I shared this experience with seven other guests of Lutsen Resort. One couple had been to Temperance before, last winter, but said this time was a “totally different experience.” I have noticed that myself; no matter how many times I have walked the same path, each hike renders a unique perspective or observation. The way the sun is shining, the time of day, the company, whatever it may be makes every tour memorable in a different way.

My enthusiastic group of hikers

Our enthusiastic group of hikers

One of my favorite aspects of the Temperance River hike is that the trail goes on both the inland side and the lake side, so guests get to see a little bit of both worlds. The sunset colors over the lake offer a mesmerizing sight, and one can only look forward to the stargazing that is guaranteed with the nightfall of these clear skies.

Sunset over the lake

Sunset over the lake

Throughout my time here, I have lead morning, afternoon, evening, and night tours and I tell you, every hour of the day offers unforgettable views that you just won’t find anywhere else. A breath of fresh air and a picture of new scenery feeds and rejuvenates the soul- always worth your while.
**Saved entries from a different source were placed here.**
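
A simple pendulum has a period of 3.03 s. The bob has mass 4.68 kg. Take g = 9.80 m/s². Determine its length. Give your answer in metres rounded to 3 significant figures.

2.28 m

From T = 2π√(L/g), L = gT²/(4π²) = 9.80 × 3.030²/(4π²) = 2.28 m.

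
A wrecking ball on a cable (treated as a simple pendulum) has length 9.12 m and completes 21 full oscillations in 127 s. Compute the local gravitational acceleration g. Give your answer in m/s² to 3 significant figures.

T = 127/21 = 6.048 s.
From T = 2π√(L/g), g = 4π²L/T² = 4π² × 9.12/6.048² = 9.84 m/s².

9.84 m/s²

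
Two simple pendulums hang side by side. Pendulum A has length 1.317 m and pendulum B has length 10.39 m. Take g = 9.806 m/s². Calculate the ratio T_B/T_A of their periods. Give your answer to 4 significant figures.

T ∝ √L, so T_B/T_A = √(L_B/L_A) = √(10.39/1.317) = 2.809.

2.809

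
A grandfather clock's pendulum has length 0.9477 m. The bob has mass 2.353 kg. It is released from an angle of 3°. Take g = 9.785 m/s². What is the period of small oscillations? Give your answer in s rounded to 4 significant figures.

1.955 s

T = 2π√(L/g) = 2π√(0.9477/9.785) = 2π × 0.31121 = 1.955 s.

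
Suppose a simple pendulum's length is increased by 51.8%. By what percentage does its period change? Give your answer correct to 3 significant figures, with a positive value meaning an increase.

T ∝ √L, so T'/T = √(1.518) = 1.232.
Percentage change in T = (1.232 − 1) × 100% = 23.2%.

23.2%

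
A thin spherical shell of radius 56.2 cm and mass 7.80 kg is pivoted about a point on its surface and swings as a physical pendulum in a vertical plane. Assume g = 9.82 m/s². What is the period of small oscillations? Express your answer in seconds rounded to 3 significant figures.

I_cm = (2/3)mr² = 1.642 kg·m². The pivot is at distance d = 0.562 m from the centre of mass.
By the parallel-axis theorem, I = I_cm + md² = 1.642 + 2.464 = 4.106 kg·m².
T = 2π√(I/(mgd)) = 2π√(4.106/(7.80 × 9.82 × 0.562)) = 1.94 s.

1.94 s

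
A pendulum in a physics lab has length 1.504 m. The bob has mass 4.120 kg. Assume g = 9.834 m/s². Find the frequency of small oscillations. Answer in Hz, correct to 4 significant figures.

0.4070 Hz

T = 2π√(L/g) = 2π√(1.504/9.834) = 2.4572 s, so f = 1/T = 0.4070 Hz.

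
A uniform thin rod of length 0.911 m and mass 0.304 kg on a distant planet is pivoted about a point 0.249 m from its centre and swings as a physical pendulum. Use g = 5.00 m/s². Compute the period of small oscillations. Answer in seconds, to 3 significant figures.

2.04 s

For a physical pendulum T = 2π√(I/(mgd)), with d = 0.2490 m from pivot to centre of mass.
I_cm = mL²/12 = 0.304 × 0.911²/12 = 0.02102 kg·m²; I = I_cm + md² = 0.02102 + 0.304 × 0.2490² = 0.03987 kg·m².
T = 2π√(0.03987/(0.304 × 5.00 × 0.2490)) = 2.04 s.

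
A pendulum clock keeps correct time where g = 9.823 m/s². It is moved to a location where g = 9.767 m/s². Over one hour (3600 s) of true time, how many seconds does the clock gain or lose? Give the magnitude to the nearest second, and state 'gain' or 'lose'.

lose 10 s

The clock's period scales as T ∝ 1/√g, so T'/T = √(9.823/9.767) = 1.00286.
In 3600 s of true time the clock registers 3600/1.00286 = 3589.7 s, so it loses 10 s.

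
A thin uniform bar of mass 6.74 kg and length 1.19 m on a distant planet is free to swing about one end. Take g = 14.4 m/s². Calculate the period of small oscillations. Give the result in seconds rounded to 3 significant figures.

1.47 s

For a physical pendulum T = 2π√(I/(mgd)), with d = 0.5950 m from pivot to centre of mass.
I_cm = mL²/12 = 6.74 × 1.19²/12 = 0.7954 kg·m²; I = I_cm + md² = 0.7954 + 6.74 × 0.5950² = 3.182 kg·m².
T = 2π√(3.182/(6.74 × 14.4 × 0.5950)) = 1.47 s.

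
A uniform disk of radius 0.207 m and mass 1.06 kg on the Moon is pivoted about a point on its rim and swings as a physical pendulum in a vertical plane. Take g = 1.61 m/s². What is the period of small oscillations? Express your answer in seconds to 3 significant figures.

I_cm = ½mr² = 0.02271 kg·m². The pivot is at distance d = 0.207 m from the centre of mass.
By the parallel-axis theorem, I = I_cm + md² = 0.02271 + 0.04542 = 0.06813 kg·m².
T = 2π√(I/(mgd)) = 2π√(0.06813/(1.06 × 1.61 × 0.207)) = 2.76 s.

2.76 s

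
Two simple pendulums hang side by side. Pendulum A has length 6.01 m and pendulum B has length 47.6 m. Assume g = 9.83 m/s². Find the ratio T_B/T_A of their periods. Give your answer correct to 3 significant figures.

2.81

T ∝ √L, so T_B/T_A = √(L_B/L_A) = √(47.6/6.01) = 2.81.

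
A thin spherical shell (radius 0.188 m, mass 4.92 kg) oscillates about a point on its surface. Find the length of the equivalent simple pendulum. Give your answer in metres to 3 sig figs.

The equivalent simple-pendulum length is L_eq = I/(md), where I is about the pivot and d = 0.1880 m.
I_cm = (2/3)mR² = 0.1159 kg·m², so I = I_cm + md² = 0.1159 + 0.1739 = 0.2898 kg·m².
L_eq = 0.2898/(4.92 × 0.1880) = 0.313 m.

0.313 m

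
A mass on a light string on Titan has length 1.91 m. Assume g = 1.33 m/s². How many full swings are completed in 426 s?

T = 2π√(L/g) = 2π√(1.91/1.33) = 7.530 s.
Number of complete oscillations = ⌊426/7.530⌋ = ⌊56.58⌋ = 56.

56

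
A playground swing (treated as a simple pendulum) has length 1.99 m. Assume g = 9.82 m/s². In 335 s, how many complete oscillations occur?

118

T = 2π√(L/g) = 2π√(1.99/9.82) = 2.828 s.
Number of complete oscillations = ⌊335/2.828⌋ = ⌊118.4⌋ = 118.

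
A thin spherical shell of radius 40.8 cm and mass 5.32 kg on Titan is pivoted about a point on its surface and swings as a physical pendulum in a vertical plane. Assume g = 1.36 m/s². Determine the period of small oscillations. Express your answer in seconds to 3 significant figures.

I_cm = (2/3)mr² = 0.5904 kg·m². The pivot is at distance d = 0.408 m from the centre of mass.
By the parallel-axis theorem, I = I_cm + md² = 0.5904 + 0.8856 = 1.476 kg·m².
T = 2π√(I/(mgd)) = 2π√(1.476/(5.32 × 1.36 × 0.408)) = 4.44 s.

4.44 s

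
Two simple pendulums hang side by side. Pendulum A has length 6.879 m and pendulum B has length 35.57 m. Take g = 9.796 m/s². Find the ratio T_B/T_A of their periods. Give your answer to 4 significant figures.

T ∝ √L, so T_B/T_A = √(L_B/L_A) = √(35.57/6.879) = 2.274.

2.274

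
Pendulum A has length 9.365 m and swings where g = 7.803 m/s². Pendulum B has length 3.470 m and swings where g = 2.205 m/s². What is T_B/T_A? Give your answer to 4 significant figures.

T = 2π√(L/g), so T_B/T_A = √((L_B/g_B)/(L_A/g_A)) = √((3.470/2.205)/(9.365/7.803)) = 1.145.

1.145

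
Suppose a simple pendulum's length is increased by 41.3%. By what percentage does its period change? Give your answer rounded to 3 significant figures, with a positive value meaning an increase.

T ∝ √L, so T'/T = √(1.413) = 1.189.
Percentage change in T = (1.189 − 1) × 100% = 18.9%.

18.9%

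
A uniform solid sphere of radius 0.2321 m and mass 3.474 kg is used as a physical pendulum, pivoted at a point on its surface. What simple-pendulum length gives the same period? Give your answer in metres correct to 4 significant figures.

0.3249 m

The equivalent simple-pendulum length is L_eq = I/(md), where I is about the pivot and d = 0.23210 m.
I_cm = (2/5)mR² = 0.074858 kg·m², so I = I_cm + md² = 0.074858 + 0.18715 = 0.26200 kg·m².
L_eq = 0.26200/(3.474 × 0.23210) = 0.3249 m.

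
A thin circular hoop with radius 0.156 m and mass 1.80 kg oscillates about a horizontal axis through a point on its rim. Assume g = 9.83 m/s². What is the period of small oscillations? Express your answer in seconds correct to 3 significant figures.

1.12 s

I_cm = mr² = 0.04380 kg·m². The pivot is at distance d = 0.156 m from the centre of mass.
By the parallel-axis theorem, I = I_cm + md² = 0.04380 + 0.04380 = 0.08761 kg·m².
T = 2π√(I/(mgd)) = 2π√(0.08761/(1.80 × 9.83 × 0.156)) = 1.12 s.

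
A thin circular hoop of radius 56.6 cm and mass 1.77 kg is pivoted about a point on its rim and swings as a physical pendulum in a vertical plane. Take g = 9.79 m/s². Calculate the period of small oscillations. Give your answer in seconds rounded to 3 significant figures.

2.14 s

I_cm = mr² = 0.5670 kg·m². The pivot is at distance d = 0.566 m from the centre of mass.
By the parallel-axis theorem, I = I_cm + md² = 0.5670 + 0.5670 = 1.134 kg·m².
T = 2π√(I/(mgd)) = 2π√(1.134/(1.77 × 9.79 × 0.566)) = 2.14 s.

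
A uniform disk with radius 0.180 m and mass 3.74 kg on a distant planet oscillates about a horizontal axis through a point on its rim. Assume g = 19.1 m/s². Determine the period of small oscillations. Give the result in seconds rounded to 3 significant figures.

0.747 s

I_cm = ½mr² = 0.06059 kg·m². The pivot is at distance d = 0.180 m from the centre of mass.
By the parallel-axis theorem, I = I_cm + md² = 0.06059 + 0.1212 = 0.1818 kg·m².
T = 2π√(I/(mgd)) = 2π√(0.1818/(3.74 × 19.1 × 0.180)) = 0.747 s.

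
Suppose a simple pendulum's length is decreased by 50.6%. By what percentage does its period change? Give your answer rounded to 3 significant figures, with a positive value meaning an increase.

-29.7%

T ∝ √L, so T'/T = √(0.4940) = 0.7029.
Percentage change in T = (0.7029 − 1) × 100% = -29.7%.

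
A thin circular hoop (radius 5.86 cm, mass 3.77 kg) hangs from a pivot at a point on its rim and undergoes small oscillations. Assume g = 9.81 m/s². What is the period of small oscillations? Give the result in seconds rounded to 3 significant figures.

0.687 s

I_cm = mr² = 0.01295 kg·m². The pivot is at distance d = 0.0586 m from the centre of mass.
By the parallel-axis theorem, I = I_cm + md² = 0.01295 + 0.01295 = 0.02589 kg·m².
T = 2π√(I/(mgd)) = 2π√(0.02589/(3.77 × 9.81 × 0.0586)) = 0.687 s.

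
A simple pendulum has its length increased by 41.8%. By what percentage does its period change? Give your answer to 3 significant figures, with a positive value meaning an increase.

T ∝ √L, so T'/T = √(1.418) = 1.191.
Percentage change in T = (1.191 − 1) × 100% = 19.1%.

19.1%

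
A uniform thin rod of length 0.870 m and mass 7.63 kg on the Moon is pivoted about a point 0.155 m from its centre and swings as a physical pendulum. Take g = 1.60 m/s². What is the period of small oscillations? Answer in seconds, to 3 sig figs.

For a physical pendulum T = 2π√(I/(mgd)), with d = 0.1550 m from pivot to centre of mass.
I_cm = mL²/12 = 7.63 × 0.870²/12 = 0.4813 kg·m²; I = I_cm + md² = 0.4813 + 7.63 × 0.1550² = 0.6646 kg·m².
T = 2π√(0.6646/(7.63 × 1.60 × 0.1550)) = 3.72 s.

3.72 s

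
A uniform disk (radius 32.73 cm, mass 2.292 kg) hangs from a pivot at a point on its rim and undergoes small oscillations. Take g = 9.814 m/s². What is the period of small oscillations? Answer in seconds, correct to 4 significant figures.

1.405 s

I_cm = ½mr² = 0.12277 kg·m². The pivot is at distance d = 0.3273 m from the centre of mass.
By the parallel-axis theorem, I = I_cm + md² = 0.12277 + 0.24553 = 0.36830 kg·m².
T = 2π√(I/(mgd)) = 2π√(0.36830/(2.292 × 9.814 × 0.3273)) = 1.405 s.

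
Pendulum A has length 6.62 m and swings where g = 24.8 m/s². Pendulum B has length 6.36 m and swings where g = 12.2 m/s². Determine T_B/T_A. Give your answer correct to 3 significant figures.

1.40

T = 2π√(L/g), so T_B/T_A = √((L_B/g_B)/(L_A/g_A)) = √((6.36/12.2)/(6.62/24.8)) = 1.40.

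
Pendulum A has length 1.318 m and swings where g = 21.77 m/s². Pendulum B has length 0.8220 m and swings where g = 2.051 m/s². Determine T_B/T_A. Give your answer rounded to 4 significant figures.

T = 2π√(L/g), so T_B/T_A = √((L_B/g_B)/(L_A/g_A)) = √((0.8220/2.051)/(1.318/21.77)) = 2.573.

2.573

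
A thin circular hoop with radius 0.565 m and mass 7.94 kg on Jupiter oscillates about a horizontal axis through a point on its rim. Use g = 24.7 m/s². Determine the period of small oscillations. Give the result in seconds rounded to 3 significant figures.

1.34 s

I_cm = mr² = 2.535 kg·m². The pivot is at distance d = 0.565 m from the centre of mass.
By the parallel-axis theorem, I = I_cm + md² = 2.535 + 2.535 = 5.069 kg·m².
T = 2π√(I/(mgd)) = 2π√(5.069/(7.94 × 24.7 × 0.565)) = 1.34 s.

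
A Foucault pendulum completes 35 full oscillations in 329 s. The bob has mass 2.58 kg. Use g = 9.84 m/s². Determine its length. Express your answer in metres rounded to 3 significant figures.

22.0 m

T = 329/35 = 9.400 s.
From T = 2π√(L/g), L = gT²/(4π²) = 9.84 × 9.400²/(4π²) = 22.0 m.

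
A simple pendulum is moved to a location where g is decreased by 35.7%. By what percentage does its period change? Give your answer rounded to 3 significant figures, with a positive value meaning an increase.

24.7%

T ∝ 1/√g, so T'/T = 1/√(0.6430) = 1.247.
Percentage change in T = (1.247 − 1) × 100% = 24.7%.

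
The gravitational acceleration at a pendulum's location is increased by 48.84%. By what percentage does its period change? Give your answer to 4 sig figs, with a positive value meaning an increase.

T ∝ 1/√g, so T'/T = 1/√(1.4884) = 0.81967.
Percentage change in T = (0.81967 − 1) × 100% = -18.03%.

-18.03%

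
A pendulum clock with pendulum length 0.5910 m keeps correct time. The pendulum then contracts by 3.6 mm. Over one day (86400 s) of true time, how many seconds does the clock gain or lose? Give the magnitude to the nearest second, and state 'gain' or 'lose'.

gain 264 s

T ∝ √L, so T'/T = √(0.58740/0.5910) = 0.996950.
In 86400 s of true time the clock registers 86400/0.996950 = 86664.4 s, so it gains 264 s.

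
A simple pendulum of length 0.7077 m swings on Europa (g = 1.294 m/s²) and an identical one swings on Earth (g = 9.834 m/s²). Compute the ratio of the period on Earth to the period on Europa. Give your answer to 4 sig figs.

0.3627

T ∝ 1/√g, so T₂/T₁ = √(g₁/g₂) = √(1.294/9.834) = 0.3627.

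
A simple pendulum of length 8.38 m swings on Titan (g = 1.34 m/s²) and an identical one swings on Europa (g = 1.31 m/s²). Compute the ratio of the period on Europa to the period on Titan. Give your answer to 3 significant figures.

T ∝ 1/√g, so T₂/T₁ = √(g₁/g₂) = √(1.34/1.31) = 1.01.

1.01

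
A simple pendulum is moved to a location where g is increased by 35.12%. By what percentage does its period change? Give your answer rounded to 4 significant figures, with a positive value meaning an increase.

-13.97%

T ∝ 1/√g, so T'/T = 1/√(1.3512) = 0.86028.
Percentage change in T = (0.86028 − 1) × 100% = -13.97%.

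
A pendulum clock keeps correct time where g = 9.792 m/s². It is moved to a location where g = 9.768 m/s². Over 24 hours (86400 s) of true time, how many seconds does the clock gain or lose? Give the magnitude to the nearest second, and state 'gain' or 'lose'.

The clock's period scales as T ∝ 1/√g, so T'/T = √(9.792/9.768) = 1.00123.
In 86400 s of true time the clock registers 86400/1.00123 = 86294.1 s, so it loses 106 s.

lose 106 s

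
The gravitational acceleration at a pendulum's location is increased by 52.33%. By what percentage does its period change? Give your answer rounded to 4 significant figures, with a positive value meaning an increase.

-18.98%

T ∝ 1/√g, so T'/T = 1/√(1.5233) = 0.81023.
Percentage change in T = (0.81023 − 1) × 100% = -18.98%.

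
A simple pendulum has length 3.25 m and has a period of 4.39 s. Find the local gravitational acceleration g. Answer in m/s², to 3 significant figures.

From T = 2π√(L/g), g = 4π²L/T² = 4π² × 3.25/4.390² = 6.66 m/s².

6.66 m/s²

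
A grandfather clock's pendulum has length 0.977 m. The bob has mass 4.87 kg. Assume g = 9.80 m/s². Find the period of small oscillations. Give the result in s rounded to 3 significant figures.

T = 2π√(L/g) = 2π√(0.977/9.80) = 2π × 0.3157 = 1.98 s.

1.98 s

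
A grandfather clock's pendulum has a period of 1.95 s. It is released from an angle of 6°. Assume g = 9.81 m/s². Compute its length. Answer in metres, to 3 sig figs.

From T = 2π√(L/g), L = gT²/(4π²) = 9.81 × 1.950²/(4π²) = 0.945 m.

0.945 m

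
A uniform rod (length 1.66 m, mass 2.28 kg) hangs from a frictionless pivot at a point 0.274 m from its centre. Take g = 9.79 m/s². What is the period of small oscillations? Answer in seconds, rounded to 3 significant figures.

For a physical pendulum T = 2π√(I/(mgd)), with d = 0.2740 m from pivot to centre of mass.
I_cm = mL²/12 = 2.28 × 1.66²/12 = 0.5236 kg·m²; I = I_cm + md² = 0.5236 + 2.28 × 0.2740² = 0.6947 kg·m².
T = 2π√(0.6947/(2.28 × 9.79 × 0.2740)) = 2.12 s.

2.12 s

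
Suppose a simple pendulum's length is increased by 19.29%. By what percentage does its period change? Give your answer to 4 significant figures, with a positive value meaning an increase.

9.220%

T ∝ √L, so T'/T = √(1.1929) = 1.0922.
Percentage change in T = (1.0922 − 1) × 100% = 9.220%.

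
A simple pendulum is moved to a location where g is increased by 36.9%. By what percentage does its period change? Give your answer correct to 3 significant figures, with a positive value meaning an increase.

T ∝ 1/√g, so T'/T = 1/√(1.369) = 0.8547.
Percentage change in T = (0.8547 − 1) × 100% = -14.5%.

-14.5%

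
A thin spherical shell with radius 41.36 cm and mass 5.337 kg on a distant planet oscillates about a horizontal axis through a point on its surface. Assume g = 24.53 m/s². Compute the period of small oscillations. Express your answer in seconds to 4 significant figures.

I_cm = (2/3)mr² = 0.60865 kg·m². The pivot is at distance d = 0.4136 m from the centre of mass.
By the parallel-axis theorem, I = I_cm + md² = 0.60865 + 0.91297 = 1.5216 kg·m².
T = 2π√(I/(mgd)) = 2π√(1.5216/(5.337 × 24.53 × 0.4136)) = 1.053 s.

1.053 s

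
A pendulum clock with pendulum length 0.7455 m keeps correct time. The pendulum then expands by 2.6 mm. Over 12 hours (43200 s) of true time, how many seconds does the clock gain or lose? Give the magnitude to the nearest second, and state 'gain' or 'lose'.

lose 75 s

T ∝ √L, so T'/T = √(0.74810/0.7455) = 1.00174.
In 43200 s of true time the clock registers 43200/1.00174 = 43124.9 s, so it loses 75 s.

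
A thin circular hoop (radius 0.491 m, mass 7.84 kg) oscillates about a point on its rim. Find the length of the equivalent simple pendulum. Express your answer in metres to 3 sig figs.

The equivalent simple-pendulum length is L_eq = I/(md), where I is about the pivot and d = 0.4910 m.
I_cm = mR² = 1.890 kg·m², so I = I_cm + md² = 1.890 + 1.890 = 3.780 kg·m².
L_eq = 3.780/(7.84 × 0.4910) = 0.982 m.

0.982 m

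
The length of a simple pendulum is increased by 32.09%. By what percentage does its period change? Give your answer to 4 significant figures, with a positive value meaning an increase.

T ∝ √L, so T'/T = √(1.3209) = 1.1493.
Percentage change in T = (1.1493 − 1) × 100% = 14.93%.

14.93%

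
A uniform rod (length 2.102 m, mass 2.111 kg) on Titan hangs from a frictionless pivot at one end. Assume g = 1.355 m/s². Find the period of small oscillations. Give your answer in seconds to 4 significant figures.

For a physical pendulum T = 2π√(I/(mgd)), with d = 1.0510 m from pivot to centre of mass.
I_cm = mL²/12 = 2.111 × 2.102²/12 = 0.77727 kg·m²; I = I_cm + md² = 0.77727 + 2.111 × 1.0510² = 3.1091 kg·m².
T = 2π√(3.1091/(2.111 × 1.355 × 1.0510)) = 6.390 s.

6.390 s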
Enjoying the remnants of snow

Believe it or not, we still have snow along certain sections of the Superior Hiking Trail. I took our guests on a guided hike to Lake Agnes, a pristine lake located about five miles inland up the Caribou Trail. The photo (below to the left) is of the surrounding maple forest, which is fitting because this time of year the trees are tapped to make syrup.

When the temperature drops below freezing during the night then rises to well above freezing during the day, the sap flows through the tree and therefore can be best extracted by placing a “tap” into the tree allowing the sap to drip out. Caribou Cream and Wild Country, our two local maple syrup facilities, are busy at work this time of year tapping and boiling the sap into delicious maple syrup concentrate.

Maple forest, Superior Hiking Trail

Maple forest along the Superior Hiking Trail

There is still about a foot of snow up over the ridge line, so we brought snowshoes along for the hike. Once we made our way closer to the lake, the trail along the shoreline was pretty bare due to its direct exposure to the sunlight.

Beaver tracings

Beaver tracings

Lake Agnes houses a large population of beavers. Along the trail by the lake, we found many trees that beavers had cut down for their food and homes. Beavers are the only mammals besides humans that restructure the environment around them to build their homes, by honing the ability to build both dams and lodges.

My adventurous snowshoe clan

Our group of snowshoers

Our hiking group made it all the way to our destination of Hunter’s Rock overlooking the entirety of the lake. From this spot, you can see the rolling hills in the distance, the looming white pine over the lake (right side of this shot) and a beaver lodge, which I could not get a close picture of. You will just have to go see for yourself!

Wild juniper

Wild juniper

One of my favorite parts of the Lake Agnes hike is the wild juniper plant at the top, a rarity, as far as I’ve noticed, along the trail. I discovered this time that the snow has melted off (for now) and we can enjoy its distinct and awakening smell again.

The smells, sights and sounds of spring are in the air, the season is young but one heavy snowfall can bring us right back into winter again. We can only wait and see what the weather will do, and from there find joy in whatever we get.